LR a par ailleurs reconduit certaines alliances avec des partis centristes, comme avec l’UDI en Seine-Saint-Denis. Ce parti était engagé dans la liste présidentielle aux européennes. Dans le Calvados, LR a fait le choix de soutenir dans la 6e circonscription une candidate des Centristes (ex-Nouveau centre d’Hervé Morin) contre l’ancienne Première ministre Elisabeth Borne.

Quant aux cas des candidats présentés par Éric Ciotti à la direction du Rassemblement national dans le cadre d’une « alliance des droites », ils ne semblent pas effrayer les cadres LR « canal historique ». « Ciotti aura réussi à débaucher une trentaine de militants sous sa bannière. Nous, nous présentons 400 candidats. J’espère que ça va clôturer le débat. Il n’y aucun problème, ni ambiguïté », tranche Philippe Dallier. « Les candidats de Ciotti se sont bien gardés de se déclarer LR. Ils savent qu’il y a un problème juridique. » Dominique Estrosi Sassone admet néanmoins que cette guerre fratricide a entraîné de la confusion. « Cela déstabilise aussi par milliers des élus locaux, qui souhaitaient s’engager.

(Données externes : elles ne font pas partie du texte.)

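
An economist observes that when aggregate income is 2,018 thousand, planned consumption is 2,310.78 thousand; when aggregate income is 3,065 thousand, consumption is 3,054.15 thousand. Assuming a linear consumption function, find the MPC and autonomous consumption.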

Ils ne savent plus à quel saint se vouer. » Signe des temps, l’utilisation du logo LR sur le matériel de campagne, diffusé sur les réseaux sociaux, n’est pas systématique et certains aspirants députés font le pari de faire campagne sur leur seul nom.

Sollicités, peu de membres du Conseil national se risquent à faire des pronostics sur ces élections législatives de tous les dangers que s’apprête à vivre LR. Un seul se laisse aller à une projection, particulièrement parlante : « Sans accord avec En Marche, on revenait à 15 ou 10. Avec des accords, entre 25 et 30 sièges. Quand vous avez une étiquette qui fait 5 %, c’est compliqué… »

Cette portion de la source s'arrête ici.